Only hours before the announcement, Berlusconi said he would run to become premier for a fifth time on a platform that attacks Monti's stewardship of the economy.
President Giorgio Napolitano is now expected to set the date for an election which must come within 70 days of the government resigning. Italy had in any case been due to go to the polls by April at the latest.
Monti's move turns the tables on Berlusconi, who seemed to have once again seized a political opportunity to keep his party in the political game just a year after being forced to resign amid a sex scandal and a debt crisis.
At a conference in France earlier, Monti, whose year in office was widely credited with restoring Italy's international credibility after the scandal-plagued Berlusconi era, warned of the threat of "populism". He said Italy should not go back to where it was when he took over for Berlusconi a year ago.
When he returned to Rome, he met Napolitano for two hours before announcing his intentions.
He warned that not approving the budget "would render more serious the government crisis, also at a European level," and said that after it is approved, his resignation would be "irrevocable".
Leaders of both Berlusconi's center-right People of Freedom (PDL) party and the center-left Democratic Party (PD), which is leading in the opinion polls, said they would pass the budget.
"Faced with the irresponsibility of the right that betrayed a commitment it made a year ago before the whole country... Monti responded with an act of dignity that we profoundly respect," said PD leader Pier Luigi Bersani.
"We are ready to approve the budget in the fastest possible manner," he said in a statement.
Italians will vote in the middle of a severe economic crisis, with a recession that began mid-way through last year showing no signs of abating and unemployment at 11.1 percent, a record high.
With the support of a cross party alliance including both the PD and the PDL, Monti imposed austerity measures to bring borrowing costs under control, but Berlusconi said on Wednesday that the economic professor's policies had left Italy facing a "recessive spiral without end".
The PDL withdrew parliamentary support for Monti on Thursday, but stopped short of voting against it, raising the specter of a snap election and driving up the difference between German and Italian benchmark bonds by about 30 basis points.
Berlusconi's center-right PDL lags the PD by at least 16 percentage points in opinion polls, and also trails the anti-establishment 5-Star Movement, which has surged to prominence on a tide of public anger against the mainstream political class.
Monti's move will fuel speculation over whether he intends to run to lead the country next year once he has resigned.

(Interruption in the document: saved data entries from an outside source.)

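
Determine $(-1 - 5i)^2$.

(a + bi)^2 = a^2 - b^2 + 2abi
= (-1)^2 - (-5)^2 + 2*(-1)*(-5)i
= -24 + 10i


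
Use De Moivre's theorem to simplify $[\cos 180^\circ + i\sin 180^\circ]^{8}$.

By De Moivre: z^n = r^n(cos(nθ) + i sin(nθ))
= 1^8(cos(8*180°) + i sin(8*180°))
= 1(cos 0° + i sin 0°)
= 1


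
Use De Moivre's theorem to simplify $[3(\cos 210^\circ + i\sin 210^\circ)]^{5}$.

By De Moivre: z^n = r^n(cos(nθ) + i sin(nθ))
= 3^5(cos(5*210°) + i sin(5*210°))
= 243(cos 330° + i sin 330°)
= 243*sqrt(3)/2 - (243/2)i


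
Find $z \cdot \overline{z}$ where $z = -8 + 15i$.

z * conjugate(z) = |z|^2 = a^2 + b^2
= (-8)^2 + 15^2 = 289


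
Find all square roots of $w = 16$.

|w| = 16, arg(w) = 0°
Root modulus = 16^(1/2) = 4
Root arguments: θ_k = (0° + 360°k)/2 for k = 0, 1, ..., 1
Roots: 4, -4


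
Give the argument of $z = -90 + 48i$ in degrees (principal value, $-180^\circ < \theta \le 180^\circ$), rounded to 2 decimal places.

θ = arctan(b/a) = arctan(48/-90) (quadrant-adjusted) = 151.93°


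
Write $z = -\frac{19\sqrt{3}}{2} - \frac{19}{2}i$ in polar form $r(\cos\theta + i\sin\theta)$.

r = |z| = sqrt(a^2 + b^2) = sqrt((-19*sqrt(3)/2)^2 + (-19/2)^2) = sqrt(1083/4 + 361/4) = sqrt(361) = 19
θ = arctan(b/a) = arctan(-9.5/-16.4545) (quadrant-adjusted) = 210°
z = 19(cos 210° + i sin 210°)


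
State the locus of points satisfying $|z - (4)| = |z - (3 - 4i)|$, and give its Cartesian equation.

|z - z1| = |z - z2| means z is equidistant from z1 and z2,
i.e. the perpendicular bisector of the segment from (4, 0) to (3, -4) (midpoint (7/2, -2)).
With z = x + yi, square both sides:
(x - 4)^2 + (y - 0)^2 = (x - 3)^2 + (y - (-4))^2
The x^2 and y^2 terms cancel: -2x + (-8)y = 25 - 16 = 9
Simplify: 2x + 8y = -9
Locus: Perpendicular bisector of the segment from (4, 0) to (3, -4): the line 2x + 8y = -9


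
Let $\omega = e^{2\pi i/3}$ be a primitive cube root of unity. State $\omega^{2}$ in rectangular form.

ω^2 = e^(2πi·2/3) = e^(i·4π/3)
= cos(4π/3) + i sin(4π/3)
= -1/2 - (sqrt(3)/2)i


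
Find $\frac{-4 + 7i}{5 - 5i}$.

Multiply numerator and denominator by conjugate (5 + 5i):
= (-4 + 7i)(5 + 5i) / (5^2 + (-5)^2)
= (-55 + 15i) / 50
Divide through by 5: (-11 + 3i) / 10
= -11/10 + (3/10)i


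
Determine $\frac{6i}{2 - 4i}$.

Multiply numerator and denominator by conjugate (2 + 4i):
= (6i)(2 + 4i) / (2^2 + (-4)^2)
= (-24 + 12i) / 20
Divide through by 4: (-6 + 3i) / 5
= -6/5 + (3/5)i


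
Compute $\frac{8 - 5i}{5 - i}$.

Multiply numerator and denominator by conjugate (5 + i):
= (8 - 5i)(5 + i) / (5^2 + (-1)^2)
= (45 - 17i) / 26
= 45/26 - (17/26)i


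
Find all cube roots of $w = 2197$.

|w| = 2197, arg(w) = 0°
Root modulus = 2197^(1/3) = 13
Root arguments: θ_k = (0° + 360°k)/3 for k = 0, 1, ..., 2
Roots: 13, -13/2 + (13*sqrt(3)/2)i, -13/2 - (13*sqrt(3)/2)i


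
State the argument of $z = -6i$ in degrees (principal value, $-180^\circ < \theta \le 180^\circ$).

a = 0 and b < 0, so z lies on the negative imaginary axis: θ = -90°


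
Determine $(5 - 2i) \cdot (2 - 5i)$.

(a1*a2 - b1*b2) + (a1*b2 + b1*a2)i
= (10 - 10) + (-25 + (-4))i
= -29i


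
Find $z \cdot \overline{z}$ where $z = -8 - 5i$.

z * conjugate(z) = |z|^2 = a^2 + b^2
= (-8)^2 + (-5)^2 = 89


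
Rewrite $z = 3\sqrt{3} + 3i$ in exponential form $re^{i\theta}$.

r = |z| = sqrt((3*sqrt(3))^2 + (3)^2) = sqrt(27 + 9) = sqrt(36) = 6
θ = arctan(b/a) = arctan(3/5.1962) (quadrant-adjusted) = 30° = π/6
z = 6e^(i*π/6)


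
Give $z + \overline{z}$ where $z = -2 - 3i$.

z + conjugate(z) = (a + bi) + (a - bi) = 2a
= 2 * (-2) = -4


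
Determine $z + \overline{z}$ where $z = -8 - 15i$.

z + conjugate(z) = (a + bi) + (a - bi) = 2a
= 2 * (-8) = -16


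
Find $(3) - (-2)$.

(3 - (-2)) + (0 - 0)i = 5


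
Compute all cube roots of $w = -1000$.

|w| = 1000, arg(w) = 180°
Root modulus = 1000^(1/3) = 10
Root arguments: θ_k = (180° + 360°k)/3 for k = 0, 1, ..., 2
Roots: 5 + 5*sqrt(3)i, -10, 5 - 5*sqrt(3)i


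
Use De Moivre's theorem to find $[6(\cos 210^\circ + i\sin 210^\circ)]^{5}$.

By De Moivre: z^n = r^n(cos(nθ) + i sin(nθ))
= 6^5(cos(5*210°) + i sin(5*210°))
= 7776(cos 330° + i sin 330°)
= 3888*sqrt(3) - 3888i


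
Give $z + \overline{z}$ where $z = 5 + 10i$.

z + conjugate(z) = (a + bi) + (a - bi) = 2a
= 2 * 5 = 10


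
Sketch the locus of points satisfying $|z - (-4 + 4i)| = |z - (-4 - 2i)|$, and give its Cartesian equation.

|z - z1| = |z - z2| means z is equidistant from z1 and z2,
i.e. the perpendicular bisector of the segment from (-4, 4) to (-4, -2) (midpoint (-4, 1)).
With z = x + yi, square both sides:
(x - (-4))^2 + (y - 4)^2 = (x - (-4))^2 + (y - (-2))^2
The x^2 and y^2 terms cancel: 0x + (-12)y = 20 - 32 = -12
Simplify: y = 1
Locus: Perpendicular bisector of the segment from (-4, 4) to (-4, -2): the line y = 1


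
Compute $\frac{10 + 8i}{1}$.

Divisor is real, so divide each part by 1:
= 10 + 8i


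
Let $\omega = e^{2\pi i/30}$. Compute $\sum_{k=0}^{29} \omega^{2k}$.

Let ζ = ω^2 = e^(2πi·2/30). Since 30 ∤ 2, ζ ≠ 1.
Sum = Σ_{k=0}^{29} ζ^k = (ζ^30 - 1)/(ζ - 1) = (ω^{2·30} - 1)/(ζ - 1) = (1 - 1)/(ζ - 1) = 0


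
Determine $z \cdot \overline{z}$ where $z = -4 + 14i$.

z * conjugate(z) = |z|^2 = a^2 + b^2
= (-4)^2 + 14^2 = 212


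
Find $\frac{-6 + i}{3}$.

Divisor is real, so divide each part by 3:
= -2 + (1/3)i


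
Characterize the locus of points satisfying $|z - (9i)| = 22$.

|z - z0| = r describes a circle centered at z0 with radius r
Here z0 = 9i and r = 22
Locus: Circle centered at (0, 9) with radius 22


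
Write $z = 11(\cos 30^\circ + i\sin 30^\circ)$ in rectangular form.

a = r cos θ = 11 * sqrt(3)/2 = 11*sqrt(3)/2
b = r sin θ = 11 * 1/2 = 11/2
z = 11*sqrt(3)/2 + (11/2)i


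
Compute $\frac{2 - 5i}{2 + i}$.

Multiply numerator and denominator by conjugate (2 - i):
= (2 - 5i)(2 - i) / (2^2 + 1^2)
= (-1 - 12i) / 5
= -1/5 - (12/5)i


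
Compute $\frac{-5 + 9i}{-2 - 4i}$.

Multiply numerator and denominator by conjugate (-2 + 4i):
= (-5 + 9i)(-2 + 4i) / ((-2)^2 + (-4)^2)
= (-26 - 38i) / 20
Divide through by 2: (-13 - 19i) / 10
= -13/10 - (19/10)i


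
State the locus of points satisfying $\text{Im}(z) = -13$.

Im(z) = y where z = x + yi; the equation y = -13 is satisfied by all points with that y-coordinate
Locus: Horizontal line y = -13


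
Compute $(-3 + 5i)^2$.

(a + bi)^2 = a^2 - b^2 + 2abi
= (-3)^2 - 5^2 + 2*(-3)*5i
= -16 - 30i


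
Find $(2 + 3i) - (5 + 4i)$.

(2 - 5) + (3 - 4)i = -3 - i


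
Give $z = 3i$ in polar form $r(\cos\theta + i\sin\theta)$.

r = |z| = sqrt(a^2 + b^2) = sqrt((0)^2 + (3)^2) = sqrt(0 + 9) = sqrt(9) = 3
a = 0 and b > 0, so z lies on the positive imaginary axis: θ = 90°
z = 3(cos 90° + i sin 90°)


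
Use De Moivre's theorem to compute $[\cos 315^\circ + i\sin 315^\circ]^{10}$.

By De Moivre: z^n = r^n(cos(nθ) + i sin(nθ))
= 1^10(cos(10*315°) + i sin(10*315°))
= 1(cos 270° + i sin 270°)
= -i


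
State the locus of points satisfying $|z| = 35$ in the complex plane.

|z| = 35 means sqrt(x^2 + y^2) = 35
This is a circle of radius 35 centered at the origin


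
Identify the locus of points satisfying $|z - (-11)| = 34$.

|z - z0| = r describes a circle centered at z0 with radius r
Here z0 = -11 and r = 34
Locus: Circle centered at (-11, 0) with radius 34


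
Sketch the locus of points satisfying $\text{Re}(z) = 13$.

Re(z) = x where z = x + yi; the equation x = 13 is satisfied by all points with that x-coordinate
Locus: Vertical line x = 13


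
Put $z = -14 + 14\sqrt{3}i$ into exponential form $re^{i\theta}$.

r = |z| = sqrt((-14)^2 + (14*sqrt(3))^2) = sqrt(196 + 588) = sqrt(784) = 28
θ = arctan(b/a) = arctan(24.2487/-14) (quadrant-adjusted) = 120° = 2π/3
z = 28e^(i*2π/3)


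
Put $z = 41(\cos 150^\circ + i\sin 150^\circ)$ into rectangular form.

a = r cos θ = 41 * -sqrt(3)/2 = -41*sqrt(3)/2
b = r sin θ = 41 * 1/2 = 41/2
z = -41*sqrt(3)/2 + (41/2)i


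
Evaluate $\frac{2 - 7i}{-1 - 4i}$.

Multiply numerator and denominator by conjugate (-1 + 4i):
= (2 - 7i)(-1 + 4i) / ((-1)^2 + (-4)^2)
= (26 + 15i) / 17
= 26/17 + (15/17)i


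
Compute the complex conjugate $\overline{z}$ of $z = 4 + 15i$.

If z = a + bi, then conjugate(z) = a - bi
conjugate(4 + 15i) = 4 - 15i


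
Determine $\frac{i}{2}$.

Divisor is real, so divide each part by 2:
= 0 + (1/2)i


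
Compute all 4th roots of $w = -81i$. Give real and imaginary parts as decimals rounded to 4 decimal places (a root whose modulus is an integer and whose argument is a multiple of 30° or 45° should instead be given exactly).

|w| = 81, arg(w) = 270°
Root modulus = 81^(1/4) = 3
Root arguments: θ_k = (270° + 360°k)/4 for k = 0, 1, ..., 3
Compute each root as (root modulus)(cos θ_k + i sin θ_k) using full-precision intermediates, then round to 4 decimal places.
Roots: 1.1481 + 2.7716i, -2.7716 + 1.1481i, -1.1481 - 2.7716i, 2.7716 - 1.1481i


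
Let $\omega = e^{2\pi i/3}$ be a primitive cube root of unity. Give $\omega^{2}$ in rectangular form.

ω^2 = e^(2πi·2/3) = e^(i·4π/3)
= cos(4π/3) + i sin(4π/3)
= -1/2 - (sqrt(3)/2)i


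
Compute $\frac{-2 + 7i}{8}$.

Divisor is real, so divide each part by 8:
= -1/4 + (7/8)i


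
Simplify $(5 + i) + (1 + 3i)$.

(5 + 1) + (1 + 3)i = 6 + 4i


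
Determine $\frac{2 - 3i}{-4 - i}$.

Multiply numerator and denominator by conjugate (-4 + i):
= (2 - 3i)(-4 + i) / ((-4)^2 + (-1)^2)
= (-5 + 14i) / 17
= -5/17 + (14/17)i


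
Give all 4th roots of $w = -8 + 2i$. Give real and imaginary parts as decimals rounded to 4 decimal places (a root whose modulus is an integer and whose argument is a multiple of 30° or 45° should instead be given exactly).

|w| = sqrt(68) ≈ 8.246211, arg(w) ≈ 165.963757°
Root modulus = sqrt(68)^(1/4) ≈ 1.694586
Root arguments: θ_k = (arg(w) + 360°k)/4 for k = 0, 1, ..., 3
Compute each root as (root modulus)(cos θ_k + i sin θ_k) using full-precision intermediates, then round to 4 decimal places.
Roots: 1.2693 + 1.1227i, -1.1227 + 1.2693i, -1.2693 - 1.1227i, 1.1227 - 1.2693i


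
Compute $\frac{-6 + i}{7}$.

Divisor is real, so divide each part by 7:
= -6/7 + (1/7)i


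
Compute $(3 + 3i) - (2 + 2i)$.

(3 - 2) + (3 - 2)i = 1 + i


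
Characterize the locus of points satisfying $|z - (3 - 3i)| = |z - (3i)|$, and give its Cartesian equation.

|z - z1| = |z - z2| means z is equidistant from z1 and z2,
i.e. the perpendicular bisector of the segment from (3, -3) to (0, 3) (midpoint (3/2, 0)).
With z = x + yi, square both sides:
(x - 3)^2 + (y - (-3))^2 = (x - 0)^2 + (y - 3)^2
The x^2 and y^2 terms cancel: -6x + 12y = 9 - 18 = -9
Simplify: 2x - 4y = 3
Locus: Perpendicular bisector of the segment from (3, -3) to (0, 3): the line 2x - 4y = 3


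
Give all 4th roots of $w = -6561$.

|w| = 6561, arg(w) = 180°
Root modulus = 6561^(1/4) = 9
Root arguments: θ_k = (180° + 360°k)/4 for k = 0, 1, ..., 3
Roots: 9*sqrt(2)/2 + (9*sqrt(2)/2)i, -9*sqrt(2)/2 + (9*sqrt(2)/2)i, -9*sqrt(2)/2 - (9*sqrt(2)/2)i, 9*sqrt(2)/2 - (9*sqrt(2)/2)i


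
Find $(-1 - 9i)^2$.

(a + bi)^2 = a^2 - b^2 + 2abi
= (-1)^2 - (-9)^2 + 2*(-1)*(-9)i
= -80 + 18i


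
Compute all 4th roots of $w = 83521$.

|w| = 83521, arg(w) = 0°
Root modulus = 83521^(1/4) = 17
Root arguments: θ_k = (0° + 360°k)/4 for k = 0, 1, ..., 3
Roots: 17, 17i, -17, -17i


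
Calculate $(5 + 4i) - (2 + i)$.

(5 - 2) + (4 - 1)i = 3 + 3i


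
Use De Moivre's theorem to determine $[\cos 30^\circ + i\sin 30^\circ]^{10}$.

By De Moivre: z^n = r^n(cos(nθ) + i sin(nθ))
= 1^10(cos(10*30°) + i sin(10*30°))
= 1(cos 300° + i sin 300°)
= 1/2 - (sqrt(3)/2)i


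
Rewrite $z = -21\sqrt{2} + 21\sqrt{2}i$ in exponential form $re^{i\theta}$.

r = |z| = sqrt((-21*sqrt(2))^2 + (21*sqrt(2))^2) = sqrt(882 + 882) = sqrt(1764) = 42
θ = arctan(b/a) = arctan(29.6985/-29.6985) (quadrant-adjusted) = 135° = 3π/4
z = 42e^(i*3π/4)


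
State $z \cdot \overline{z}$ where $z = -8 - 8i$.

z * conjugate(z) = |z|^2 = a^2 + b^2
= (-8)^2 + (-8)^2 = 128


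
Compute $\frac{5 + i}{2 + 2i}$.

Multiply numerator and denominator by conjugate (2 - 2i):
= (5 + i)(2 - 2i) / (2^2 + 2^2)
= (12 - 8i) / 8
Divide through by 4: (3 - 2i) / 2
= 3/2 - i


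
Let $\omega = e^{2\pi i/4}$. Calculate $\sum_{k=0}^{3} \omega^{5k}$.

Let ζ = ω^5 = e^(2πi·5/4). Since 4 ∤ 5, ζ ≠ 1.
Sum = Σ_{k=0}^{3} ζ^k = (ζ^4 - 1)/(ζ - 1) = (ω^{5·4} - 1)/(ζ - 1) = (1 - 1)/(ζ - 1) = 0


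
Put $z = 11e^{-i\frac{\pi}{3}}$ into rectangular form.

a = r cos θ = 11 * 1/2 = 11/2
b = r sin θ = 11 * -sqrt(3)/2 = -11*sqrt(3)/2
z = 11/2 - (11*sqrt(3)/2)i


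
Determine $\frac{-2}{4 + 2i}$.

Multiply numerator and denominator by conjugate (4 - 2i):
= (-2)(4 - 2i) / (4^2 + 2^2)
= (-8 + 4i) / 20
Divide through by 4: (-2 + i) / 5
= -2/5 + (1/5)i


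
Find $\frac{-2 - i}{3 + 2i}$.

Multiply numerator and denominator by conjugate (3 - 2i):
= (-2 - i)(3 - 2i) / (3^2 + 2^2)
= (-8 + i) / 13
= -8/13 + (1/13)i


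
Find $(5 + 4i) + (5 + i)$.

(5 + 5) + (4 + 1)i = 10 + 5i


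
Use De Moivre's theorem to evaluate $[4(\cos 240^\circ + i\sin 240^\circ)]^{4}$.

By De Moivre: z^n = r^n(cos(nθ) + i sin(nθ))
= 4^4(cos(4*240°) + i sin(4*240°))
= 256(cos 240° + i sin 240°)
= -128 - 128*sqrt(3)i


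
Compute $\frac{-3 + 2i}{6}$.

Divisor is real, so divide each part by 6:
= -1/2 + (1/3)i


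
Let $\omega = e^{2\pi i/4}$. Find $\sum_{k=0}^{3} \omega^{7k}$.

Let ζ = ω^7 = e^(2πi·7/4). Since 4 ∤ 7, ζ ≠ 1.
Sum = Σ_{k=0}^{3} ζ^k = (ζ^4 - 1)/(ζ - 1) = (ω^{7·4} - 1)/(ζ - 1) = (1 - 1)/(ζ - 1) = 0


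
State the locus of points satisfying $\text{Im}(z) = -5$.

Im(z) = y where z = x + yi; the equation y = -5 is satisfied by all points with that y-coordinate
Locus: Horizontal line y = -5


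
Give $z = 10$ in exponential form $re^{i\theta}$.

r = |z| = sqrt((10)^2 + (0)^2) = sqrt(100 + 0) = sqrt(100) = 10
b = 0 and a > 0, so z lies on the positive real axis: θ = 0
z = 10e^(i*0) = 10


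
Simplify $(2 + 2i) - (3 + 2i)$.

(2 - 3) + (2 - 2)i = -1


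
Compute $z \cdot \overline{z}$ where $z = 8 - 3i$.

z * conjugate(z) = |z|^2 = a^2 + b^2
= 8^2 + (-3)^2 = 73


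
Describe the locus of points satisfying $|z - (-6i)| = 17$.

|z - z0| = r describes a circle centered at z0 with radius r
Here z0 = -6i and r = 17
Locus: Circle centered at (0, -6) with radius 17


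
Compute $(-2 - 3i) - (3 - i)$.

(-2 - 3) + (-3 - (-1))i = -5 - 2i


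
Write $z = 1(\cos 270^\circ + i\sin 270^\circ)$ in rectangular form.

a = r cos θ = 1 * 0 = 0
b = r sin θ = 1 * -1 = -1
z = -i


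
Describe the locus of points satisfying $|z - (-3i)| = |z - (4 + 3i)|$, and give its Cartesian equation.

|z - z1| = |z - z2| means z is equidistant from z1 and z2,
i.e. the perpendicular bisector of the segment from (0, -3) to (4, 3) (midpoint (2, 0)).
With z = x + yi, square both sides:
(x - 0)^2 + (y - (-3))^2 = (x - 4)^2 + (y - 3)^2
The x^2 and y^2 terms cancel: 8x + 12y = 25 - 9 = 16
Simplify: 2x + 3y = 4
Locus: Perpendicular bisector of the segment from (0, -3) to (4, 3): the line 2x + 3y = 4


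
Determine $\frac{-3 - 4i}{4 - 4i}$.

Multiply numerator and denominator by conjugate (4 + 4i):
= (-3 - 4i)(4 + 4i) / (4^2 + (-4)^2)
= (4 - 28i) / 32
Divide through by 4: (1 - 7i) / 8
= 1/8 - (7/8)i


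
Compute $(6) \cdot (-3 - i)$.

(a1*a2 - b1*b2) + (a1*b2 + b1*a2)i
= (-18 - 0) + (-6 + 0)i
= -18 - 6i


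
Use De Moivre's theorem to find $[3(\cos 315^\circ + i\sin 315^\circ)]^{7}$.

By De Moivre: z^n = r^n(cos(nθ) + i sin(nθ))
= 3^7(cos(7*315°) + i sin(7*315°))
= 2187(cos 45° + i sin 45°)
= 2187*sqrt(2)/2 + (2187*sqrt(2)/2)i


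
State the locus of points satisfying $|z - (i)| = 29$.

|z - z0| = r describes a circle centered at z0 with radius r
Here z0 = i and r = 29
Locus: Circle centered at (0, 1) with radius 29


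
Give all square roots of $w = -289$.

|w| = 289, arg(w) = 180°
Root modulus = 289^(1/2) = 17
Root arguments: θ_k = (180° + 360°k)/2 for k = 0, 1, ..., 1
Roots: 17i, -17i


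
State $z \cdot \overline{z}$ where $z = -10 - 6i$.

z * conjugate(z) = |z|^2 = a^2 + b^2
= (-10)^2 + (-6)^2 = 136


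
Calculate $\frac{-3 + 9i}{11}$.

Divisor is real, so divide each part by 11:
= -3/11 + (9/11)i


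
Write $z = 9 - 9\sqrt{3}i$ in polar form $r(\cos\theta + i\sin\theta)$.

r = |z| = sqrt(a^2 + b^2) = sqrt((9)^2 + (-9*sqrt(3))^2) = sqrt(81 + 243) = sqrt(324) = 18
θ = arctan(b/a) = arctan(-15.5885/9) (quadrant-adjusted) = 300°
z = 18(cos 300° + i sin 300°)


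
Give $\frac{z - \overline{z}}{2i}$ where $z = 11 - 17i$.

z - conjugate(z) = 2bi
(z - conjugate(z))/(2i) = 2bi/(2i) = b = -17


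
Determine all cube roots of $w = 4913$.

|w| = 4913, arg(w) = 0°
Root modulus = 4913^(1/3) = 17
Root arguments: θ_k = (0° + 360°k)/3 for k = 0, 1, ..., 2
Roots: 17, -17/2 + (17*sqrt(3)/2)i, -17/2 - (17*sqrt(3)/2)i


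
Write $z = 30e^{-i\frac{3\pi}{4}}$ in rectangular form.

a = r cos θ = 30 * -sqrt(2)/2 = -15*sqrt(2)
b = r sin θ = 30 * -sqrt(2)/2 = -15*sqrt(2)
z = -15*sqrt(2) - 15*sqrt(2)i


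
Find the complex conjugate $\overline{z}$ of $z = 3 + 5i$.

If z = a + bi, then conjugate(z) = a - bi
conjugate(3 + 5i) = 3 - 5i


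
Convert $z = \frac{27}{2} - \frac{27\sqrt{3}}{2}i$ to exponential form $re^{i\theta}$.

r = |z| = sqrt((27/2)^2 + (-27*sqrt(3)/2)^2) = sqrt(729/4 + 2187/4) = sqrt(729) = 27
θ = arctan(b/a) = arctan(-23.3827/13.5) (quadrant-adjusted) = -60° = -π/3
z = 27e^(-i*π/3)


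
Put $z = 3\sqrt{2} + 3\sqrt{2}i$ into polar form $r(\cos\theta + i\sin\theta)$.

r = |z| = sqrt(a^2 + b^2) = sqrt((3*sqrt(2))^2 + (3*sqrt(2))^2) = sqrt(18 + 18) = sqrt(36) = 6
θ = arctan(b/a) = arctan(4.2426/4.2426) (quadrant-adjusted) = 45°
z = 6(cos 45° + i sin 45°)


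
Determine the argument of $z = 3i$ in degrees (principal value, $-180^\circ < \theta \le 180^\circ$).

a = 0 and b > 0, so z lies on the positive imaginary axis: θ = 90°


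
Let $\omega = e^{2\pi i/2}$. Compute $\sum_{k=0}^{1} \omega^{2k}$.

Since 2 divides 2, ω^2 = (ω^2)^1 = 1^1 = 1, so every term is 1.
Sum = 2 · 1 = 2


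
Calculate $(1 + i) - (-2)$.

(1 - (-2)) + (1 - 0)i = 3 + i


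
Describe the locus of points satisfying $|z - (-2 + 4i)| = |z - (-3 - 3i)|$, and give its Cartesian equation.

|z - z1| = |z - z2| means z is equidistant from z1 and z2,
i.e. the perpendicular bisector of the segment from (-2, 4) to (-3, -3) (midpoint (-5/2, 1/2)).
With z = x + yi, square both sides:
(x - (-2))^2 + (y - 4)^2 = (x - (-3))^2 + (y - (-3))^2
The x^2 and y^2 terms cancel: -2x + (-14)y = 18 - 20 = -2
Simplify: x + 7y = 1
Locus: Perpendicular bisector of the segment from (-2, 4) to (-3, -3): the line x + 7y = 1


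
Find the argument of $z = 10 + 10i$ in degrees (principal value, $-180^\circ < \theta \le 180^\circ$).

θ = arctan(b/a) = arctan(10/10) (quadrant-adjusted) = 45°


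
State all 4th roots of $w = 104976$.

|w| = 104976, arg(w) = 0°
Root modulus = 104976^(1/4) = 18
Root arguments: θ_k = (0° + 360°k)/4 for k = 0, 1, ..., 3
Roots: 18, 18i, -18, -18i


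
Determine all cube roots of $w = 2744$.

|w| = 2744, arg(w) = 0°
Root modulus = 2744^(1/3) = 14
Root arguments: θ_k = (0° + 360°k)/3 for k = 0, 1, ..., 2
Roots: 14, -7 + 7*sqrt(3)i, -7 - 7*sqrt(3)i


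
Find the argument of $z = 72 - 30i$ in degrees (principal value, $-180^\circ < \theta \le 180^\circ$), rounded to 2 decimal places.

θ = arctan(b/a) = arctan(-30/72) (quadrant-adjusted) = -22.62°


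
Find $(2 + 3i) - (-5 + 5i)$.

(2 - (-5)) + (3 - 5)i = 7 - 2i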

So far he has said he will step in only if the election result is unclear, but there has been growing speculation he could join forces with a centrist group.
Financial markets have been closely watching the political upheaval in Italy and many in the business establishment have hoped for a second term from Monti.
However Berlusconi, Italy's most proved election campaigner, said that he would not give in easily.
"I race to win," Berlusconi told reporters at the practice field for AC Milan, the soccer club he controls, after repeating criticism of Monti's handling of the economy over the past year.
"To win, everyone said there had to be a tested leader. It's not that we did not look for one. We did, and how! But there isn't one... I'm doing it out of a sense of responsibility."